BEN PARK: We're getting better. But like many things in life, there's kind of hope and hype. And I think that that's also the reality with precision medicine right now.

HARRIS: Ben Park is an oncology professor at the Sidney Kimmel Comprehensive Cancer Center. After noticing how much confusing genetic information was flooding into doctors at Hopkins, he founded the molecular tumor board.

PARK: The reason I started this tumor board many years ago now - well, many being four - was simply because there was a patient - young woman who had metastatic breast cancer who had a mutation on one of these reports and decided to forego standard-of-care therapies, which have been proven to actually prolong life in this setting, and to get on a trial on a mutation that didn't really make sense. And she went on a trial. She almost died. She had real bad toxicity from the experimental drug.

HARRIS: She was drawn, Park says, by the allure of precision medicine. The reality though is that most of the time the tests don't offer any suggestions for treatment. Only about a quarter of patients at Hopkins are steered toward particular drugs or toward ongoing clinical trials. And even that placement rate is far better than experience elsewhere. So far there's only been one randomized study to test this drug-targeting strategy. And it found no overall benefit for patients.

PARK: If you have this knowledge, it's not enough. You have to prove that acting on that knowledge - some medical intervention will actually afford benefit for patients. That's the trickiest, toughest part about looking at all these types of genomic tests to really prove that this is making a difference in the lives of our patients.

HARRIS: Park has since passed on leadership of the molecular tumor board to his colleague, oncologist Josh Lauring. Dr. Lauring says there are a few cancers where DNA analysis does make a clear difference - say in melanoma and certain types of lung cancer.

JOSH LAURING: In other cancers, it's really kind of an open question. At the same time, this testing is available commercially, as well as in academic medical centers, and is being done. Patients want it. Providers want it.

HARRIS: So what's happening, in effect, is a huge poorly constrained experiment involving real patients treated differently in all sorts of settings. Lauring and colleagues at Hopkins are trying to keep track of all their patients - what they got, how long the treatment was successful and how long the patients lived.
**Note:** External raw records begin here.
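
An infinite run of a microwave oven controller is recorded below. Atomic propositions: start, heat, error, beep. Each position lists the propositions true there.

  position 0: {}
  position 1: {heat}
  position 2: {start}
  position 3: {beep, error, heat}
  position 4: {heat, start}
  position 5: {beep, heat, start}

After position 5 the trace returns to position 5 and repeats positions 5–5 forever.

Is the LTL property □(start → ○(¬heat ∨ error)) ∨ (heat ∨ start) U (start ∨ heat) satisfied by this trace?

start → ○(¬heat ∨ error) must hold at every position from 0 onward. It fails at position 4, so □(start → ○(¬heat ∨ error)) is false.
Positions where start holds: 2, 4, 5.
Check ○(¬heat ∨ error) at each: 2→ok, 4→fails, 5→fails.
Walking from position 0: at position 0, start ∨ heat has not yet held and heat ∨ start fails, so (heat ∨ start) U (start ∨ heat) is false.
At position 0: □(start → ○(¬heat ∨ error)) is false; (heat ∨ start) U (start ∨ heat) is false; so □(start → ○(¬heat ∨ error)) ∨ (heat ∨ start) U (start ∨ heat) is false.

Does not hold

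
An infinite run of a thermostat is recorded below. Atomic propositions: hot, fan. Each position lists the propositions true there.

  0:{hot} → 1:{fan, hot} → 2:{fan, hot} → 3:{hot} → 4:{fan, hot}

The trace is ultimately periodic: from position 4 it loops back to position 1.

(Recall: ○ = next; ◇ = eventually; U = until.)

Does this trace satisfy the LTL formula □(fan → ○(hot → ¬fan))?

No

fan → ○(hot → ¬fan) must hold at every position from 0 onward. It fails at position 1, so □(fan → ○(hot → ¬fan)) is false.
Positions where fan holds: 1, 2, 4.
Check ○(hot → ¬fan) at each: 1→fails, 2→ok, 4→fails.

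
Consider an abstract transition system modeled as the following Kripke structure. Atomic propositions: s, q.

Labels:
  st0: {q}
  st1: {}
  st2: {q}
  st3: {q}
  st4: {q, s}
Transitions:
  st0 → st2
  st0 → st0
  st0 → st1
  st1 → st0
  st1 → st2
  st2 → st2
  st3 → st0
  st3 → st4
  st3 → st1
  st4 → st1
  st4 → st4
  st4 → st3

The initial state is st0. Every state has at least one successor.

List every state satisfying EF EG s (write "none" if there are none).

States satisfying EG s: {st4}.
States satisfying EF EG s: {st3, st4}.

{st3, st4}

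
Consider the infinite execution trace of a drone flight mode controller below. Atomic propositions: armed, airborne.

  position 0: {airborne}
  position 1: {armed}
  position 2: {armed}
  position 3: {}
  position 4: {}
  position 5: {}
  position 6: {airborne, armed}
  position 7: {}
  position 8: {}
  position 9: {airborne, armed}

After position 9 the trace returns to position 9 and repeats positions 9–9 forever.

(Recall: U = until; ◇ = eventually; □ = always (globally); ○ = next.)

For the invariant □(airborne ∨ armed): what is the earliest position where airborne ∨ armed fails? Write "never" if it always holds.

3

Check airborne ∨ armed at each position in order: 0 ✓, 1 ✓, 2 ✓.
At position 3 the labels are {}, so airborne ∨ armed is false there. This is the first violation.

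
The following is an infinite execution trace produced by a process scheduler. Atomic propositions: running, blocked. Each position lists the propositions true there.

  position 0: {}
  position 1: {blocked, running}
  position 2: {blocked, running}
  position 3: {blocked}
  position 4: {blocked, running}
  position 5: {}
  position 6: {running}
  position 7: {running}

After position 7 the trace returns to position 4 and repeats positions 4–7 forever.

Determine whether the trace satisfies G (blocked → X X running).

blocked → X X running must hold at every position from 0 onward. It fails at position 1, so G (blocked → X X running) is false.
Positions where blocked holds: 1, 2, 3, 4.
Check X X running at each: 1→fails, 2→ok, 3→fails, 4→ok.

Does not hold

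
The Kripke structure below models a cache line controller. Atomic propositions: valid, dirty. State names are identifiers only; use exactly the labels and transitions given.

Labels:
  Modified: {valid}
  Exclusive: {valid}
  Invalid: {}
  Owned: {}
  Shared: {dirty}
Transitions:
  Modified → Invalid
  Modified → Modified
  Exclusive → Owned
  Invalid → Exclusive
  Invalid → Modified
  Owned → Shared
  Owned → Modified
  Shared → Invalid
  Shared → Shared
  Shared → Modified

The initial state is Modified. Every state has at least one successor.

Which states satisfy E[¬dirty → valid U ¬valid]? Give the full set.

{Modified, Exclusive, Invalid, Owned, Shared}

States satisfying ¬dirty → valid: {Modified, Exclusive, Shared}.
States satisfying ¬valid: {Invalid, Owned, Shared}.
States satisfying E[¬dirty → valid U ¬valid]: {Modified, Exclusive, Invalid, Owned, Shared}.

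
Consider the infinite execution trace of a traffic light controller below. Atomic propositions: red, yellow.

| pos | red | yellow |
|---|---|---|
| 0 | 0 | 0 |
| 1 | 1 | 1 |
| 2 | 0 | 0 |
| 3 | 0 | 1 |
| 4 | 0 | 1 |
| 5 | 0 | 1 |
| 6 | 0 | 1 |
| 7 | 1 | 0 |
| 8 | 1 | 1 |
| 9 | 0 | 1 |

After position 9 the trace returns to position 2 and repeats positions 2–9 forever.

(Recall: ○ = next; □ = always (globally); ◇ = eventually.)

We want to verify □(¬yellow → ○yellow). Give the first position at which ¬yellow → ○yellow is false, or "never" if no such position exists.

¬yellow → ○yellow holds at every position 0..9, and those are all the positions the trace ever visits, so the invariant □(¬yellow → ○yellow) is never violated.

never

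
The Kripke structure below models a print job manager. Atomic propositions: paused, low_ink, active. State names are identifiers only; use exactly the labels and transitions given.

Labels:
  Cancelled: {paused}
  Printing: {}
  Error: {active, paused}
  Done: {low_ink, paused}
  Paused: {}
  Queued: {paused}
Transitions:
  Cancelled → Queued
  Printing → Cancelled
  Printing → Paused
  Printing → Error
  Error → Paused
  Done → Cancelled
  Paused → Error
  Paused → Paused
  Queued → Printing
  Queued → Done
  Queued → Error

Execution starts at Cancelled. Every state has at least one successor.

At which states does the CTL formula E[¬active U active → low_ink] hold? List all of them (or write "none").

States satisfying ¬active: {Cancelled, Printing, Done, Paused, Queued}.
States satisfying active → low_ink: {Cancelled, Printing, Done, Paused, Queued}.
States satisfying E[¬active U active → low_ink]: {Cancelled, Printing, Done, Paused, Queued}.

{Cancelled, Printing, Done, Paused, Queued}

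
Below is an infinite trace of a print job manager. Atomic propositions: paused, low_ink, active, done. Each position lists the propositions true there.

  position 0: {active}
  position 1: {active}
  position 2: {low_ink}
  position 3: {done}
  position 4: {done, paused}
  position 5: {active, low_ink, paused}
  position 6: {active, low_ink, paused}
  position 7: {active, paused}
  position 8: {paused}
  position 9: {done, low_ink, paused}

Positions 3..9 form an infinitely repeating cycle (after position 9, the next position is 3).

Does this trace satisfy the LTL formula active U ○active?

Walking from position 0: ○active first holds at position 0, and active holds at every earlier position along the way, so active U ○active holds.

Yes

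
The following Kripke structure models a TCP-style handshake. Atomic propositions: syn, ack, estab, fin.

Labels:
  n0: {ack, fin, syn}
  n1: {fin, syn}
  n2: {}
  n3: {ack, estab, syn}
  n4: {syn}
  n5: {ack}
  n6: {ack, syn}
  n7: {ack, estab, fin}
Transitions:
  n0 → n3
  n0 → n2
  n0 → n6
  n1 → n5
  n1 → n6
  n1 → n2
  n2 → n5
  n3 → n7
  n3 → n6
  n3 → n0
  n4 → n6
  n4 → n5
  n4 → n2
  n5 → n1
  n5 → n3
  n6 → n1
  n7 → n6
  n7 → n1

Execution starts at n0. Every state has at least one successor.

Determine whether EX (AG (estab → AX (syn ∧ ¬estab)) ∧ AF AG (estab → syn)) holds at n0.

States satisfying EX (AG (estab → AX (syn ∧ ¬estab)) ∧ AF AG (estab → syn)): ∅.
No suitable path/successor from n0 witnesses the formula.
n0 ∉ Sat(EX (AG (estab → AX (syn ∧ ¬estab)) ∧ AF AG (estab → syn))).

No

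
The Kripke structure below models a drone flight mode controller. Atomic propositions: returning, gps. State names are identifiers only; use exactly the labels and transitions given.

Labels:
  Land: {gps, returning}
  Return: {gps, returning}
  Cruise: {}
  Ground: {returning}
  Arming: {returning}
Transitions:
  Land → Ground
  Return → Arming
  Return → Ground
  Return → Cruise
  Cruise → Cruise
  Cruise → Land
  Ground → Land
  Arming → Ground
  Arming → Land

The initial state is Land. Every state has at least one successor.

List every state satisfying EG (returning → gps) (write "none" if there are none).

States satisfying returning → gps: {Land, Return, Cruise}.
States satisfying EG (returning → gps): {Return, Cruise}.

{Return, Cruise}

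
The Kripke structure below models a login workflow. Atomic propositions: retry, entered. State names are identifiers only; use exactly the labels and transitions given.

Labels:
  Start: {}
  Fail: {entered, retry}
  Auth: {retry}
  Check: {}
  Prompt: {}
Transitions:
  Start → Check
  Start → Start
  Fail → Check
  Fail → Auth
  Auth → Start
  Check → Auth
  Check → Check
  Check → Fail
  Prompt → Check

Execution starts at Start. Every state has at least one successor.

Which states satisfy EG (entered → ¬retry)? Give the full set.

{Start, Auth, Check, Prompt}

States satisfying entered → ¬retry: {Start, Auth, Check, Prompt}.
States satisfying EG (entered → ¬retry): {Start, Auth, Check, Prompt}.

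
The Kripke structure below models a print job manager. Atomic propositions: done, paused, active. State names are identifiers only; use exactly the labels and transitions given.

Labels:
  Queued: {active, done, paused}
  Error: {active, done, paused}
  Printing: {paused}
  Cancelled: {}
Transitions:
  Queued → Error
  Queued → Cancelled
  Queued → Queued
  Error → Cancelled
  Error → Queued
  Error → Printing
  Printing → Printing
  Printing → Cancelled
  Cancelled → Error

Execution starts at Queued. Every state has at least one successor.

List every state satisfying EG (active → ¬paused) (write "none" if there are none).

{Printing}

States satisfying active → ¬paused: {Printing, Cancelled}.
States satisfying EG (active → ¬paused): {Printing}.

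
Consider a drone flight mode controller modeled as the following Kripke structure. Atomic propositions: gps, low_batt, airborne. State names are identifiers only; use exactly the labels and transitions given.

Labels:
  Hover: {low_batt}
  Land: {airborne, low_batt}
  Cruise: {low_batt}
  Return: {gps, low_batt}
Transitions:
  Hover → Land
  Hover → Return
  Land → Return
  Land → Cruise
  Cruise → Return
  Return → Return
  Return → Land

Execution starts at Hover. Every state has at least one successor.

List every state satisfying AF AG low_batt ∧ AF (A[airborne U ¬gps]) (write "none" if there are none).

States satisfying AG low_batt: {Hover, Land, Cruise, Return}.
States satisfying AF AG low_batt: {Hover, Land, Cruise, Return}.
States satisfying A[airborne U ¬gps]: {Hover, Land, Cruise}.
States satisfying AF (A[airborne U ¬gps]): {Hover, Land, Cruise}.
States satisfying AF AG low_batt ∧ AF (A[airborne U ¬gps]): {Hover, Land, Cruise}.

{Hover, Land, Cruise}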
LAURING: We think it's really important to capture that information as well to try to learn from it, because in many cases it's not going to be effective. But in some it is, and it's important for us to figure that out.

HARRIS: Therapies that target specific genetic patterns are appealing because medical scientists have some sense of the biology underlying their drugs. They aren't just killing fast growing cells as conventional chemotherapy does.

LAURING: Unfortunately in many cases, these responses - if they occur - are relatively brief.

HARRIS: That unfortunately turned out to be the case for Ben Stern as well. Five months after his remarkable response, Ben started feeling weaker again. An MRI suggested the cancer might be on the move, so he went back to the hospital for another round of chemotherapy and radiation. They're hoping for the best. Richard Harris, NPR News.